Thermodynamic Control, Steric Hindrances, and Intramolecular Reactions Result in Exo Addition
However, it is not the case that the endo rule applies to all Diels-Alder reactions. Although the kinetic control is often caused by secondary orbital interactions, exo addition can occur predominantly in some cases.
One reason for exo addition is that the reaction is reversible. In the case of an irreversible reaction, as explained earlier, the kinetic control leads to the endo rule. However, in a reversible reaction, even though an endo-isomer is initially formed, the structure will change to a more stable exo-isomer over time.
When a stable compound is synthesized, it’s called thermodynamic control. We have just described cyclopentadiene as a conjugated diene. When furan is used instead of cyclopentadiene, the exo-isomer can be obtained through a reversible reaction.
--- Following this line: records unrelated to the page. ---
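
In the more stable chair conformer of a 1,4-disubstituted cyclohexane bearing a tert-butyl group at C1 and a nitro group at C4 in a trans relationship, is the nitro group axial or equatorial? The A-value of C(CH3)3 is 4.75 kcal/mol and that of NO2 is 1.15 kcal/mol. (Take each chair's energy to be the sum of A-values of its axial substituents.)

equatorial

C1 and C4 have opposite parity, so for the trans isomer the two substituents are e,e in one chair and a,a in the other.
Chair I (tert-butyl axial, nitro axial): E = 5.90 kcal/mol.
Chair II (tert-butyl equatorial, nitro equatorial): E = 0.00 kcal/mol.
Chair II is the more stable (lower-energy) conformer, and in that chair the nitro group is equatorial.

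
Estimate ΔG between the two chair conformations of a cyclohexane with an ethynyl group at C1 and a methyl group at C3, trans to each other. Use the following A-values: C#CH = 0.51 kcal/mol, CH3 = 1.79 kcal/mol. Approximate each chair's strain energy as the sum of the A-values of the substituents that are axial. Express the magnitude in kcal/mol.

1.28 kcal/mol

C1 and C3 have the same parity, so for the trans isomer the two substituents are one axial and one equatorial in each chair.
Chair I (ethynyl axial, methyl equatorial): E = 0.51 kcal/mol.
Chair II (ethynyl equatorial, methyl axial): E = 1.79 kcal/mol.
ΔE = 1.79 − 0.51 = 1.28 kcal/mol; chair I is more stable.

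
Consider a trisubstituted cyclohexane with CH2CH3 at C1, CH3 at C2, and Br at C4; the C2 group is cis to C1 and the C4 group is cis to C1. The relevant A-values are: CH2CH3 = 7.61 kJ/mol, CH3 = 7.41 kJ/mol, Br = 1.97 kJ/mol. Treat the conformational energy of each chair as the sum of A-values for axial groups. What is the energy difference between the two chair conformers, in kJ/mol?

1.77 kJ/mol

Chair I (ethyl axial, methyl equatorial, bromo equatorial): E = 7.61 kJ/mol.
Chair II (ethyl equatorial, methyl axial, bromo axial): E = 9.38 kJ/mol.
ΔE = 9.38 − 7.61 = 1.77 kJ/mol; chair I is more stable.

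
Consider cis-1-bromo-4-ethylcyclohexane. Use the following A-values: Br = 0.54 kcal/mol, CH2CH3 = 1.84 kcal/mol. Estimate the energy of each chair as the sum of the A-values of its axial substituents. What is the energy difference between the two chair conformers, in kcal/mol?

C1 and C4 have opposite parity, so for the cis isomer the two substituents are one axial and one equatorial in each chair.
Chair I (bromo axial, ethyl equatorial): E = 0.54 kcal/mol.
Chair II (bromo equatorial, ethyl axial): E = 1.84 kcal/mol.
ΔE = 1.84 − 0.54 = 1.30 kcal/mol; chair I is more stable.

1.30 kcal/mol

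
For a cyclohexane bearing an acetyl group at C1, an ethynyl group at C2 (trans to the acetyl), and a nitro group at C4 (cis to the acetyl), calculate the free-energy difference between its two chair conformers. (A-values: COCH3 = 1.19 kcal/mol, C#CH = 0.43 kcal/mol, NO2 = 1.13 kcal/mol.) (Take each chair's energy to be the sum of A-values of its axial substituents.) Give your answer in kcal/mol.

Chair I (acetyl axial, ethynyl axial, nitro equatorial): E = 1.62 kcal/mol.
Chair II (acetyl equatorial, ethynyl equatorial, nitro axial): E = 1.13 kcal/mol.
ΔE = 1.62 − 1.13 = 0.49 kcal/mol; chair II is more stable.

0.49 kcal/mol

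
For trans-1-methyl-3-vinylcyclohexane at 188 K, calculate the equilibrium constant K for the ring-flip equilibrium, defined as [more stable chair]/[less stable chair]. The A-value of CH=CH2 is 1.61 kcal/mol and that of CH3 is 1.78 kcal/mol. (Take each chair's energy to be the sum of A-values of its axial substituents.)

C1 and C3 have the same parity, so for the trans isomer the two substituents are one axial and one equatorial in each chair.
Chair I (vinyl axial, methyl equatorial): E = 1.61 kcal/mol; chair II (vinyl equatorial, methyl axial): E = 1.78 kcal/mol.
ΔG = 0.17 kcal/mol between the two chairs.
K = exp(ΔG/RT) with R = 1.987×10⁻³ kcal mol⁻¹ K⁻¹ and T = 188 K gives K ≈ 1.58.

K ≈ 1.58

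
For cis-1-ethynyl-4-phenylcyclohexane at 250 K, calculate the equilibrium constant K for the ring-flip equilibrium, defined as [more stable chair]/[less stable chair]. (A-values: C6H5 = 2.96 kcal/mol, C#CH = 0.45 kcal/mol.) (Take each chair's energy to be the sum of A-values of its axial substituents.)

K ≈ 156

C1 and C4 have opposite parity, so for the cis isomer the two substituents are one axial and one equatorial in each chair.
Chair I (phenyl axial, ethynyl equatorial): E = 2.96 kcal/mol; chair II (phenyl equatorial, ethynyl axial): E = 0.45 kcal/mol.
ΔG = 2.51 kcal/mol between the two chairs.
K = exp(ΔG/RT) with R = 1.987×10⁻³ kcal mol⁻¹ K⁻¹ and T = 250 K gives K ≈ 156.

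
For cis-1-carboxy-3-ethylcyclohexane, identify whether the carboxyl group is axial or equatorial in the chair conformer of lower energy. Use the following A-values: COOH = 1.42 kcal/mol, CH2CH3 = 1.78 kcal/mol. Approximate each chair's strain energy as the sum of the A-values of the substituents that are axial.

C1 and C3 have the same parity, so for the cis isomer the two substituents are e,e in one chair and a,a in the other.
Chair I (carboxyl axial, ethyl axial): E = 3.20 kcal/mol.
Chair II (carboxyl equatorial, ethyl equatorial): E = 0.00 kcal/mol.
Chair II is the more stable (lower-energy) conformer, and in that chair the carboxyl group is equatorial.

equatorial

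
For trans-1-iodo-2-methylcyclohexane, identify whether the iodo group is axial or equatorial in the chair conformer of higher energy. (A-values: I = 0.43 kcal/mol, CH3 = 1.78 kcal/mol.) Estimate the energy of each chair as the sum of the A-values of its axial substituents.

C1 and C2 have opposite parity, so for the trans isomer the two substituents are e,e in one chair and a,a in the other.
Chair I (iodo axial, methyl axial): E = 2.21 kcal/mol.
Chair II (iodo equatorial, methyl equatorial): E = 0.00 kcal/mol.
Chair I is the less stable (higher-energy) conformer, and in that chair the iodo group is axial.

axial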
The retro Diels-Alder reaction occurs under high-temperature conditions, such as when the reaction is performed at 20°C or higher. As a result, the conformation gradually changes from endo to exo.
Alternatively, exo addition can also occur in the case of steric hindrance or intramolecular Diels-Alder reaction. If the steric hindrance of the compound to be synthesized is large, the exo-isomer is synthesized instead of following the endo-rule.
Also, in the intramolecular Diels-Alder reaction, the alkyl chain does not have the ability to move freely. Because of this limited mobility, exo addition is often preferentially caused. Although the end rule is often followed, exo-isomers can be obtained.
Consider the Diels-Alder Reaction in Three Dimensions
One of the most difficult areas of organic chemistry is the pericyclic reaction. The reason why the content can be so difficult is that you have to consider stereochemistry. Also, you have to consider how easy it is for the reaction to occur, taking into account the orbitals rather than the acid/base reaction. The shape of the molecule changes dramatically, which is another reason why it can be so complicated.
There are several types of pericyclic reactions, and a typical reaction is the Diels-Alder reaction. The reaction of conjugated dienes with dienophiles yields six-membered ring compounds.
- If the conjugated diene is in the s-cis form, then cycloaddition occurs.
- Three-dimensional is retained, and the synthetic reaction proceeds.
- Often, compounds that follow the endo rule can be obtained.
Learn the characteristics, reasons, and reaction mechanisms of these reactions. You will be able to understand the Diels-Alder reaction by thinking of molecules in three dimensions.